Senior dry bulk shipping players are displaying cautious optimism that freight rates have bottomed out and the market may have turned the corner.
“I think we’ve seen the worst,” John Platsidakis, managing director at Angelicoussis-controlled Anangel Maritime Services, told a Capitallink conference in Athens on the opening day of Posidonia.
“There are some positive indications that the good market is not that far away,” Platsidakis added, citing the lack of newbuilding orders and demolitions, as well as the approach of special surveys and ballast water management rules.
Hamish Norton, president of US-listed Star Bulk Carriers, also said shipowners appear much more sanguine these days.
“I was on the boat of a very wise man last night… I think he is much more motivated by greed at this point of the cycle,” he told the same conference.
“It’s interesting how quickly sentiment changes,” said George Achniotis, chief financial officer at Navios Maritime Holdings.“Shipowners that have money think that’s a time to buy,” he said.
Cash may be burnt for a few months, he admitted, but values were currently so low that they still made sense for cash-rich owners taking a long-term view.

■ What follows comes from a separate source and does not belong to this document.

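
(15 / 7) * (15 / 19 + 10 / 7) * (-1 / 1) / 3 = -1475 / 931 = -1.58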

Optimism was not unanimous on the panel though. “I’m not so bullish as some people here who have said that the market may have bottomed out… I think it’s too early to say that the market bottomed out,” said Pankaj Khanna, CEO of Pioneer Marine.
Seasonal factors and a bounce in commodity prices played a large role in the recent rebound of drybulk freight rates, he said.
Even the optimists are cautious about when a full-blow recovery may come. Seeing the worst “does not necessarily mean the market will boom soon,” Platsidakis said. “Possibly we’ll may have to wait until mid-17,” he said.